Several years later, jazz was in fashion in music industry, capturing the large audiences. It allowed improvisation of various instruments. A large following led to the development of dance halls, which were filled to capacity.

Rag and jig was interchangeably used in the 1890s (Berlin, 1980). Cakewalk, which preceded ragtime, had similar characteristics. The earliest sheet music rags were accepted by the market, selling millions of copies. For instance, Ernest Hogan’s “All Coons Look Alike to Me” was very successful. His music was widely regarded as involving the non-reading musicians. The success of song ignited the spread of ragtime rhythms throughout the country. The songs had stereotypic racist images of African-Americans. This made them gain the title “coon songs”.

The songs were sung during the period, when racism was eminent, and slave trade was a fashionable thing. The black Americans found solace in the songs. In later years, Hogan acknowledged that the use of racial slurs was a shame. However, he also appreciated the way he had contributed to the spread of ragtime.

Mature ragtime emerged in the late 1890s with the publishing of several important rags. Scott Joplin published “Maple Leaf Rag” in 1899, which became a great hit by demonstrating depth and sophistication, compared to earlier ragtime (Berlin, 1980).
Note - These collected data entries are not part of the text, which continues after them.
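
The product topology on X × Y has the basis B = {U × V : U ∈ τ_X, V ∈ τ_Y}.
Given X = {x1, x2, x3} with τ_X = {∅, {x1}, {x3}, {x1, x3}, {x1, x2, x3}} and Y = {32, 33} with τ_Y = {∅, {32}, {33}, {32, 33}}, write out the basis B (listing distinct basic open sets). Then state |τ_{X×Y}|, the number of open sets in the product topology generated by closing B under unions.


Basis B = {∅ × ∅, {x1} × {32}, {x1} × {33}, {x3} × {32}, {x3} × {33}, {x1} × {32, 33}, {x1, x3} × {32}, {x1, x3} × {33}, {x3} × {32, 33}, {x1, x2, x3} × {32}, {x1, x2, x3} × {33}, {x1, x3} × {32, 33}, {x1, x2, x3} × {32, 33}}; |τ_{X×Y}| = 25.

Enumerate products U × V with U ∈ τ_X, V ∈ τ_Y (deduplicated):
  ∅ × ∅ = {} (∅)
  {x1} × {32} = {(x1,32)}
  {x1} × {33} = {(x1,33)}
  {x3} × {32} = {(x3,32)}
  {x3} × {33} = {(x3,33)}
  {x1} × {32, 33} = {(x1,32), (x1,33)}
  {x1, x3} × {32} = {(x1,32), (x3,32)}
  {x1, x3} × {33} = {(x1,33), (x3,33)}
  {x3} × {32, 33} = {(x3,32), (x3,33)}
  {x1, x2, x3} × {32} = {(x1,32), (x2,32), (x3,32)}
  {x1, x2, x3} × {33} = {(x1,33), (x2,33), (x3,33)}
  {x1, x3} × {32, 33} = {(x1,32), (x1,33), (x3,32), (x3,33)}
  {x1, x2, x3} × {32, 33} = {(x1,32), (x1,33), (x2,32), (x2,33), (x3,32), (x3,33)}
These 13 distinct sets form the basis B.
Close under arbitrary unions to get τ_{X×Y}; counting gives |τ_{X×Y}| = 25.


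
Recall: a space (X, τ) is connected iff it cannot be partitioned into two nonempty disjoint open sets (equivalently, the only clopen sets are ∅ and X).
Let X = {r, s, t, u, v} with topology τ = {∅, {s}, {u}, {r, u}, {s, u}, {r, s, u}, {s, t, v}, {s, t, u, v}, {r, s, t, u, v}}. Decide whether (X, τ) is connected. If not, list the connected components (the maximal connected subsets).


(X, τ) is disconnected; components = [{r, u}, {s, t, v}].

Find clopen sets (U ∈ τ with X ∖ U ∈ τ):
  U = ∅, X ∖ U = {r, s, t, u, v} — both open, so U is clopen.
  U = {r, u}, X ∖ U = {s, t, v} — both open, so U is clopen.
  U = {s, t, v}, X ∖ U = {r, u} — both open, so U is clopen.
  U = {r, s, t, u, v}, X ∖ U = ∅ — both open, so U is clopen.
Nontrivial clopen(s) exist: e.g. {r, u}. So (X, τ) is disconnected.
Compute connected components by grouping points that agree on all clopens:
  component: {r, u}
  component: {s, t, v}


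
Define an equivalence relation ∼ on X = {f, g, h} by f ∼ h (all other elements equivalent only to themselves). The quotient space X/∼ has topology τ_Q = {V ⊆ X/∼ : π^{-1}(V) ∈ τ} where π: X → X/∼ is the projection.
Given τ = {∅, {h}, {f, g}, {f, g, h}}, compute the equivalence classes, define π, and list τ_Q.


X/∼ = {[f=h], [g]}; |τ_Q| = 2.

Equivalence classes: [f=h], [g].
Quotient map π: X → X/∼ sends f ↦ [f=h], g ↦ [g], h ↦ [f=h].
For each subset V ⊆ X/∼, compute π^{-1}(V) ⊆ X and check whether π^{-1}(V) ∈ τ. V is open in τ_Q iff π^{-1}(V) ∈ τ.
  V = {}: π^{-1}(V) = ∅ ∈ τ ✓.
  V = {[f=h]}: π^{-1}(V) = {f, h} ∉ τ ✗.
  V = {[g]}: π^{-1}(V) = {g} ∉ τ ✗.
  V = {[f=h], [g]}: π^{-1}(V) = {f, g, h} ∈ τ ✓.
Open sets in the quotient: τ_Q = {{}, {[f=h], [g]}} (2 elements).


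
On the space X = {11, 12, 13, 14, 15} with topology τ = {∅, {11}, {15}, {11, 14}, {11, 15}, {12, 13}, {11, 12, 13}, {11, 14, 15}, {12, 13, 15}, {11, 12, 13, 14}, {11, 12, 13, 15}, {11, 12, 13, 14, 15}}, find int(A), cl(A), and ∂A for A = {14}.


int(A) = ∅, cl(A) = {14}, ∂A = {14}.

Closed sets in (X, τ) are complements of opens:
  closed(X, τ) = {∅, {14}, {15}, {11, 14}, {12, 13}, {14, 15}, {11, 14, 15}, {12, 13, 14}, {12, 13, 15}, {11, 12, 13, 14}, {12, 13, 14, 15}, {11, 12, 13, 14, 15}}.
int(A) = ⋃ {U ∈ τ : U ⊆ A}. Opens contained in A: ∅.
Taking the union of these: int(A) = ∅.
cl(A) = ⋂ {C closed : A ⊆ C}. Closed sets containing A: {14}, {11, 14}, {14, 15}, {11, 14, 15}, {12, 13, 14}, {11, 12, 13, 14}, {12, 13, 14, 15}, {11, 12, 13, 14, 15}.
Intersecting these: cl(A) = {14}.
∂A = cl(A) ∖ int(A) = {14} ∖ ∅ = {14}.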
Jazz styles developed at the beginning of 1900. The two genres overlapped, surpassing ragtime in later years.

The glory days of ragtime was witnessed by easy access and availability of sound recording. Unlike jazz, ragtime was a written tradition, distributed in sheet music. It was also distributed, using piano rolls for piano players. On the other hand, jazz enjoyed the privilege of recording and live performances. Folk ragtime was in existence before classical ragtime. Folk ragtime adherents used such instruments as mandolin clubs, banjo, and string bands. Novelty ragtime appeared, when traditional rag faded. It took advantage of the piano roll developments, neglecting the mature pianists and sheet music sales.